Le premier lui fut rapporté de la République démocratique allemande (RDA) par sa tante. Il portait sur les répétitions de spectacles de Bertolt Brecht, et il y avait des photos. « Je regardais ça. J’avais 8 ans », nous disait-il, lors d’une visite. Né en 1958, François Tanguy avait un père secrétaire d’un collège technique en banlieue parisienne, qui faisait partie, avec sa tante, d’un groupe de théâtre amateur proche de Jacques Lassalle (1936-2018), le directeur du nouveau Studio-Théâtre de Vitry-sur-Seine (Val-de-Marne). Le groupe répétait dans la cave du collège. « Ils ne faisaient pas du théâtre au sens où on peut l’entendre. Ils se concentraient sur un problème », se souvenait François Tanguy.

 

Hommage aux planches

On ne lui demandait pas comment il s’était formé. Il était naturellement metteur en scène, et l’est définitivement devenu quand il a rencontré l’équipe du Radeau, fondée en 1977. C’était en 1982. Trois ans plus tard, l’équipe s’installait au Mans, la ville natale de la comédienne Laurence Chable, l’âme de la troupe. C’est à La Fonderie que sont nées les créations de François Tanguy. Sans établir de calendrier, ni céder à des impératifs de production. Le Radeau prend le temps qu’il lui faut pour répéter, et quitte son « port » quand un spectacle est prêt. En trente ans, on en compte une petite vingtaine : Mystère bouffe, Jeu de Faust, Woyzeck-Büchner-Fragments forains, Chant du bouc, Choral, Onzième,Passim… François Tanguy en signe la mise en scène et les scénographies. Pour certains, il « costume la lumière et le son », comme le précise joliment une de ses proches.
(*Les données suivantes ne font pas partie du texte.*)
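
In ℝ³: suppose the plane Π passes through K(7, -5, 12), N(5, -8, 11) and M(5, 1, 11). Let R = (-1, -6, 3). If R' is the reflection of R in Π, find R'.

(-5, -6, 11)

KN = (-2, -3, -1), KM = (-2, 6, -1); a normal to Π is KN × KM = (9, 0, -18).
Using K: Π has equation 9x - 18z = -153.
λ = (n·R − d)/|n|² = (-63 − (-153))/405 = 2/9.
Reflection = R − 2λn = (-1, -6, 3) − (4/9)·(9, 0, -18) = (-5, -6, 11).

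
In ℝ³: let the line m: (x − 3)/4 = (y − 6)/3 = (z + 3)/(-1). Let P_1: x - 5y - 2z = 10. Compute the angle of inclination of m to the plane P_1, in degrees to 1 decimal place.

m has direction (4, 3, -1) through (3, 6, -3).
sin θ = |n·v| / (|n||v|) = |-9| / (√30 · √26) = 0.32225.
θ ≈ 18.8°.

18.8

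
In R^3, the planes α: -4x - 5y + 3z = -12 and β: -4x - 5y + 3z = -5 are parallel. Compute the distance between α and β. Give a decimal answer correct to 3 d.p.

0.990

Same normal n = (-4, -5, 3) with |n| = √50; distance = |-12 − (-5)| / |n| = 7/√50 ≈ 0.990.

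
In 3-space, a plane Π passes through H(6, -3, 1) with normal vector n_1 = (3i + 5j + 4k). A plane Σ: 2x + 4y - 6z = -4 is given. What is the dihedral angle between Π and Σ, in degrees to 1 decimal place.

87.8

Π: n_1·r = n_1·H gives 3x + 5y + 4z = 7.
cos θ = |n₁·n₂| / (|n₁||n₂|) = |2| / (√50 · √56).
θ = arccos(0.03780) ≈ 87.8°.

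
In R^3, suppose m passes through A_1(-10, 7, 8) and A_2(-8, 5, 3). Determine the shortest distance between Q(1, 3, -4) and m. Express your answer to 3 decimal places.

5.962

A direction vector for m is A_2 − A_1 = (2, -2, -5).
Taking (-10, 7, 8) on m with direction v = (2, -2, -5): w = Q − (-10, 7, 8) = (11, -4, -12), and w × v = (-4, 31, -14).
Distance = |w × v| / |v| = √1173 / √33 ≈ 5.962.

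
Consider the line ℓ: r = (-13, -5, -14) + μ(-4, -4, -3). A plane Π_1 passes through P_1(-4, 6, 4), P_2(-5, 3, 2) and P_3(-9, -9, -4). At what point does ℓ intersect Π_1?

P_1P_2 = (-1, -3, -2), P_1P_3 = (-5, -15, -8); a normal to Π_1 is P_1P_2 × P_1P_3 = (-6, 2, 0).
Using P_1: Π_1 has equation -6x + 2y = 36.
Substitute r = (-13, -5, -14) + t(-4, -4, -3) into the plane: 68 + 16t = 36, so t = -2.
Intersection: (-13, -5, -14) + (-2)·(-4, -4, -3) = (-5, 3, -8).

(-5, 3, -8)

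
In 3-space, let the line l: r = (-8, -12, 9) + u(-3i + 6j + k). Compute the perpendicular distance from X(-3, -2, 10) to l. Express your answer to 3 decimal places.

8.944

Taking (-8, -12, 9) on l with direction v = (-3, 6, 1): w = X − (-8, -12, 9) = (5, 10, 1), and w × v = (4, -8, 60).
Distance = |w × v| / |v| = √3680 / √46 ≈ 8.944.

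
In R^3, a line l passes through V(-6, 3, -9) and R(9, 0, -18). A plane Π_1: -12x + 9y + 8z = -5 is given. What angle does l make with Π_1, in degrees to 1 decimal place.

A direction vector for l is R − V = (15, -3, -9).
sin θ = |n·v| / (|n||v|) = |-279| / (√289 · √315) = 0.92470.
θ ≈ 67.6°.

67.6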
Pour qui n’aurait vu aucun de ces spectacles, on pourrait écrire, tout simplement, qu’ils rendaient hommage aux planches, des planches en bois droites, de biais, de guingois, qui bougeaient, avançaient, reculaient, créant des espaces mouvants, semblables à des forêts profondes habitées de comédiens vêtus d’habits immémoriaux, comme venus de shtetls, de royaumes perdus, de contes animaliers et de temps suspendus. Tout était fractionné, dans le théâtre de François Tanguy : des bribes de textes, des sons de cloches, des éclats d’orages et de musiques. Cette multitude fragmentée donnait naissance à un théâtre du leitmotiv, en écho au vieux chant de l’humanité. En déplaçant notre regard et notre écoute, François Tanguy s’est inscrit dans la lignée de Klaus Michael Grüber, Tadeusz Kantor ou Didier-Georges Gabily.

On comprend pourquoi Stanislas Nordey parle d’un « ange ». Il précise que François Tanguy était aussi « une vigie qui veillait sur l’actualité ». Ses engagements furent nombreux et intenses, au côté des sans-papiers et de la Bosnie, pour laquelle il a mené une grève de la faim avec Ariane Mnouchkine et Olivier Py, en 1995, puis de la Tchétchénie, de l’Ukraine et des sans-logis, aujourd’hui : « tout le bordel du monde », comme disait François Tanguy, poète de la scène engagé sur son grand Radeau de la vie.